Abstract Body

Major depressive disorder (MDD) and post-traumatic stress disorder (PTSD) are two serious mental illnesses that are associated with excessive physical morbidity and with an earlier average age at death, even after accounting for lifestyle factors and suicide. The medical conditions with higher prevalence in these disorders are generally those that are more commonly seen in older individuals, such as cardiovascular disease and others. This raises the possibility that these disorders are not only “mental illnesses,” but that they may be accompanied by core somatic pathology. Indeed, these illnesses may be characterized by an accelerated biological aging process at the cellular level. Consistent with this, previous studies in these illnesses often found accelerated telomere shortening, one form of accelerated cell aging.
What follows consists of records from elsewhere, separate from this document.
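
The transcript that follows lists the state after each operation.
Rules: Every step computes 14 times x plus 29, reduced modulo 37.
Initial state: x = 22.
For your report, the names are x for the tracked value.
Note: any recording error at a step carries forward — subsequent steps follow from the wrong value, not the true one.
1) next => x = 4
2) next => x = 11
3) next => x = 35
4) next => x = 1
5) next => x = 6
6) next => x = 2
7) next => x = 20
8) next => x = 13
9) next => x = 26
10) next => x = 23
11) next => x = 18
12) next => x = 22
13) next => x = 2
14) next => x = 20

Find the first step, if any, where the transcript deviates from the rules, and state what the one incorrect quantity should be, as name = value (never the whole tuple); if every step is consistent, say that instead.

Recomputing the run from the initial state:
step 1: x = 4
step 2: x = 11
step 3: x = 35
step 4: x = 1
step 5: x = 6
step 6: x = 2
step 7: x = 20
step 8: x = 13
step 9: x = 26
step 10: x = 23
step 11: x = 18
step 12: x = 22
step 13: x = 4
step 14: x = 11
The first disagreement with the transcript is at step 13, where the value should be x = 4.

step 13, x = 4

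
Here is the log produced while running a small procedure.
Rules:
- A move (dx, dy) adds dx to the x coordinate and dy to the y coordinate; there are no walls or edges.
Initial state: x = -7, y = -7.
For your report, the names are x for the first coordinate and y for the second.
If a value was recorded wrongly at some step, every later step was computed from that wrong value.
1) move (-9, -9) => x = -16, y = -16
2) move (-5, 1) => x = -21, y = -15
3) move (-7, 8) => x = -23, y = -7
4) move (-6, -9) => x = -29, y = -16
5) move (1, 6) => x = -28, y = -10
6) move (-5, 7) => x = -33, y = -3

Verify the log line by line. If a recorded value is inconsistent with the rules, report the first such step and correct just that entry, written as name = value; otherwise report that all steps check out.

step 1: x = -7 + (-9) = -16, y = -7 + (-9) = -16 -> exactly as logged
step 2: x = -16 + (-5) = -21, y = -16 + (1) = -15 -> in agreement
step 3: x = -21 + (-7) = -28, y = -15 + (8) = -7 -> this is not what the log shows
So the first discrepancy is step 3, where the right value is x = -28.

step 3, x = -28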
A newer measure of biological aging, that provides superior correspondence with disease and mortality rates, is “epigenetic aging.” As individuals age, certain highly predictable locations (CpG sites) in the DNA become sequentially methylated, altering gene transcription and protein translation. The rate at which these site-specific epigenetic changes occur, is often characterized by “epigenetic clocks,” which are among the best current measures of biological aging. In our studies in PTSD and in MDD we found significantly accelerated epigenetic aging using two separate epigenetic clocks: accelerated “Horvath clock” aging in PTSD and accelerated “GrimAge clock” aging in MDD. These findings complement those with telomere length in supporting accelerated biological/ cellular aging in these two conditions. It remains unknown whether these cellular changes contribute to the increased somatic morbidity and mortality, or whether they are merely correlational. Nonetheless, these findings may add to our understanding of MDD and PTSD pathophysiology and may suggest novel treatments for the psychiatric symptoms as well as their somatic comorbidities.